В роль королевы Анны мне пришлось войти за четыре дня до премьеры. Она репетировалась Надеждой Николаевной Бромлей — автором инсценировки. Я была назначена дублершей. Мы обе любили роль и ревновали ее друг к другу с такой силой, что трудно было мне даже присутствовать на репетициях. Опаснейшая операция заставила Надежду Николаевну прекратить работу, а меня вступить в почти уже готовый спектакль.
Так как я не репетировала раньше и постепенного подхода к роли у меня не было, мне и оставалось только в нее «впрыгнуть» с риском сломать шею. Я это сделала, и моя шея осталась целой. Помогло то, что любимый, выношенный, хотя бы в воображении, образ неудержимо стремился к существованию. У Шекспира сказано в «Короле Лире», что дети любви счастливее детей, на законных простынях зачатых. Такой счастливой ролью была моя королева.
Я соединила в ней полновластие неограниченной монархини и банкротство женщины. Соперница Анны — ее сводная сестра красавица Джозиана. Джозиана — побочная дочь короля, Анна — вполне законная. Анна борется с Джозианой, но превосходство на стороне Джозианы. Скипетр не властен зажечь румянцем щеки пожилой женщины, если и в юности они не розовели; не властен превратить крысиные хвостики белесых волос в каскады кудрей, даже если обладательница жалких хвостиков — королева.
У королевы тело, как жердь, — у Джозианы оно пластично в стройно. Джозиана одарена природой, Анна одурена властью.
Вот эту одурелость я и выявила в роли. Я выставила Анну на смех. Обнародовала в ней, так сказать, «закулисы» души и тела.
Первое появление Анны — «Спальня королевы» (так называлась картина): большая кровать с балдахином, несметное число подушек в изголовье кровати, причем таких огромных, что я — Анна совершенно скрывалась за ними.
Только после информации придворной дамы придворному Баркильфедро, что королева не хочет завтракать, что она сердита на Джозиану, «я» появлялась из-за горы подушек…
На мне был парик с пролысинами, и на беспомощных «моих» кудельках сидел тщедушный, почти младенческий чепчик.
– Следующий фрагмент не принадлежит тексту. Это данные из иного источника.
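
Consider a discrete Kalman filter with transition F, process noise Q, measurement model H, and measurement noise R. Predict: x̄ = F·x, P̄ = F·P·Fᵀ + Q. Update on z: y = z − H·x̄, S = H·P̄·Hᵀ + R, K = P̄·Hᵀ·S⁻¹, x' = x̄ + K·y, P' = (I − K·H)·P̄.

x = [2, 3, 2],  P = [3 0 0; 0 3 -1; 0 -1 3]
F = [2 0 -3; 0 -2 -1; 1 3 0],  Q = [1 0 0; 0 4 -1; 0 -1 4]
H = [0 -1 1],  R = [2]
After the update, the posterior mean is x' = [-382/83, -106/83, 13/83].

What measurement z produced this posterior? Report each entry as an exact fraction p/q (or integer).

z = [1]

x̄ = F·x = [-2, -8, 11]
P̄ = F·P·Fᵀ + Q = [40 3 15; 3 15 -16; 15 -16 34]
S = H·P̄·Hᵀ + R = [83]
K = P̄·Hᵀ·S⁻¹ = [12/83; -31/83; 50/83]
x' − x̄ = [-216/83, 558/83, -900/83] = K·y
y = (KᵀK)⁻¹·Kᵀ·(x' − x̄) = [-18]
z = y + H·x̄ = [-18] + [19] = [1]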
Лицо королевы казалось маленьким и густо-розовым, как у заплаканного младенца. Она походила на белую крысу еще. Я даже румянила середину ушей. Брови были вздернуты. Вздернуты и уголки губ. Рот уменьшен. На глазах зрителей я спускала с себя на пол розовый атласный халат, беспардонно выдирала из него ноги, когда халат падал на пол, и представала перед зрителями в одной сорочке. Королеву тех времен это нимало не смущало, потому не смущало и меня — актрису. Придворная дама накидывала на «меня» роскошное бархатное платье, отделанное золотом, голову «мою» покрывала затейливо причесанным париком. Собственноручно, чуть ли не всей пятерней, я — Анна румянила щеки.
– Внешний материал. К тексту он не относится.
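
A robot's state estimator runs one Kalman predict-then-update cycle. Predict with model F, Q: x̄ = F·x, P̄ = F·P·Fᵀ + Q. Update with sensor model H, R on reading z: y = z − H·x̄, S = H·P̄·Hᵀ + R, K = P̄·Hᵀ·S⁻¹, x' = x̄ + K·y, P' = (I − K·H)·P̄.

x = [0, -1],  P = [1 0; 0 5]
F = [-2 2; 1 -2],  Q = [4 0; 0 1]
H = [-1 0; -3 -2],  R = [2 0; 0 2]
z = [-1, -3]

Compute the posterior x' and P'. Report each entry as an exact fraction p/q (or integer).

x̄ = F·x = [-2, 2]
P̄ = F·P·Fᵀ + Q = [28 -22; -22 22]
y = z − H·x̄ = [-3, -5]
S = H·P̄·Hᵀ + R = [30 40; 40 78]
K = P̄·Hᵀ·S⁻¹ = [-146/185 -4/37; 209/185 -11/37]
x' = x̄ + K·y = [168/185, 18/185]
P' = (I − K·H)·P̄ = [292/185 -418/185; -418/185 682/185]

x' = [168/185, 18/185]
P' = [292/185 -418/185; -418/185 682/185]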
Я понимала ее внутренний мир. Всегда стремилась, чтобы грим, костюм выражали и сущность образа. На сцене я стараюсь забыть себя, ту, которая всегда со мной, заменить себя «образом». Я осторожно переступаю через торосы привычного, отделяющие меня от границ владений образа, от его внутреннего мира. Я ли — интервентка — завладеваю миром образа? Или образ — захватчик — поселяется в моем сознании? В моем сердце? Не знаю. Как когда. Но нас не две. Мы — одна. Одно мышление, одна воля. Так — в идеале. Свобода от себя — счастье. Она достигается в результате длительного и напряженного труда, а иногда вдруг преподносится судьбой в дар.
Театр всегда кажется мне океаном, а мы, актеры, — рыбаки. Бывает, что возвращаешься без улова после многих дней тяжелого труда, бывает, что океан выбросит к ногам твоим рыбищу, хотя ты стояла на берегу даже без удочки.
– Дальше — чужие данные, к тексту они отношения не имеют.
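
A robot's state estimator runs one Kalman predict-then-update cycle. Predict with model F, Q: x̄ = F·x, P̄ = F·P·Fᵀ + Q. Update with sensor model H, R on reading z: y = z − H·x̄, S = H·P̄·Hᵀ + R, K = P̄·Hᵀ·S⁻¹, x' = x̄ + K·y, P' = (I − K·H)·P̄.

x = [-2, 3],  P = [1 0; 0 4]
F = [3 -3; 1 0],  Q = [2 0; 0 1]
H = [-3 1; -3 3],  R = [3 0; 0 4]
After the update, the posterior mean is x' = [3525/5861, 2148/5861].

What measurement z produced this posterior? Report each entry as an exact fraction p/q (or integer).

x̄ = F·x = [-15, -2]
P̄ = F·P·Fᵀ + Q = [47 3; 3 2]
S = H·P̄·Hᵀ + R = [410 393; 393 391]
K = P̄·Hᵀ·S⁻¹ = [-2082/5861 114/5861; -1558/5861 1521/5861]
x' − x̄ = [91440/5861, 13870/5861] = K·y
y = (KᵀK)⁻¹·Kᵀ·(x' − x̄) = [-46, -38]
z = y + H·x̄ = [-46, -38] + [43, 39] = [-3, 1]

z = [-3, 1]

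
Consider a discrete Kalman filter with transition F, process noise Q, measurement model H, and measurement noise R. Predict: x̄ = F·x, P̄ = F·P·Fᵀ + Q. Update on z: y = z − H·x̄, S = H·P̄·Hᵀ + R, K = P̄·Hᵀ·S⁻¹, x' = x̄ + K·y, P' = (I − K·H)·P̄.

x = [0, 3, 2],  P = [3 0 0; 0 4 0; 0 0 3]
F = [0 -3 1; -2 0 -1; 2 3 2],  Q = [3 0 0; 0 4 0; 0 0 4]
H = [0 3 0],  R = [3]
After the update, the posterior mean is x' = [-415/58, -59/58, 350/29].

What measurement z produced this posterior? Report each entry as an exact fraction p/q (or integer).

z = [-3]

x̄ = F·x = [-7, -2, 13]
P̄ = F·P·Fᵀ + Q = [42 -3 -30; -3 19 -18; -30 -18 64]
S = H·P̄·Hᵀ + R = [174]
K = P̄·Hᵀ·S⁻¹ = [-3/58; 19/58; -9/29]
x' − x̄ = [-9/58, 57/58, -27/29] = K·y
y = (KᵀK)⁻¹·Kᵀ·(x' − x̄) = [3]
z = y + H·x̄ = [3] + [-6] = [-3]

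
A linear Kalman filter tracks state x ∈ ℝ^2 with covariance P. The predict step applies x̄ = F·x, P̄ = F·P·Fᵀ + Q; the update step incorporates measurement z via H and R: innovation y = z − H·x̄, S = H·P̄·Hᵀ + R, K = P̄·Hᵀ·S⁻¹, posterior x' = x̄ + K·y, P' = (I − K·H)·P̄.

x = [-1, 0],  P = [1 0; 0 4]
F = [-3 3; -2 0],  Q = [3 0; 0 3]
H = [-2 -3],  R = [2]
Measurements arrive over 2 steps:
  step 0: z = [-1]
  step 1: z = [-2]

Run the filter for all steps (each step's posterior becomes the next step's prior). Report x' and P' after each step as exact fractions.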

Твое дело — хватай, хватай рыбу, хватай за жабры!
Держи свое счастье! Не позволяй ему уйти в тину будней, «под корягу», как ушел налим в рассказе Чехова.
Очевидно, я крепко держала свое счастье, что оно не прекратилось вместе со сценическим существованием Анны, а возвратилось ко мне вновь с жизнью Вассы.
Взыскательный, неумолимо строгий Горький не отвернулся от меня за мой «гротеск», не счел мое исполнение тем, что многим казалось дерзостью. Он поверил мне, и его доверие стало мне панцирем, который я надела на свое сердце.
Без напутствия автора, наверное, не хватило бы у меня ни сил, ни смелости двинуться к воплощению образа безграничной сложности, бездонной глубины.
Пути к воплощению Вассы никем еще не были проторены. «Я буду в Москве во второй половине мая и — если пожелаете — готов к услугам Вашим», — было в письме Горького, но не сбылись его намерения… Исполнителям пьесы великого писателя в напутствие осталось его ласковое: «Желаю вам всего доброго».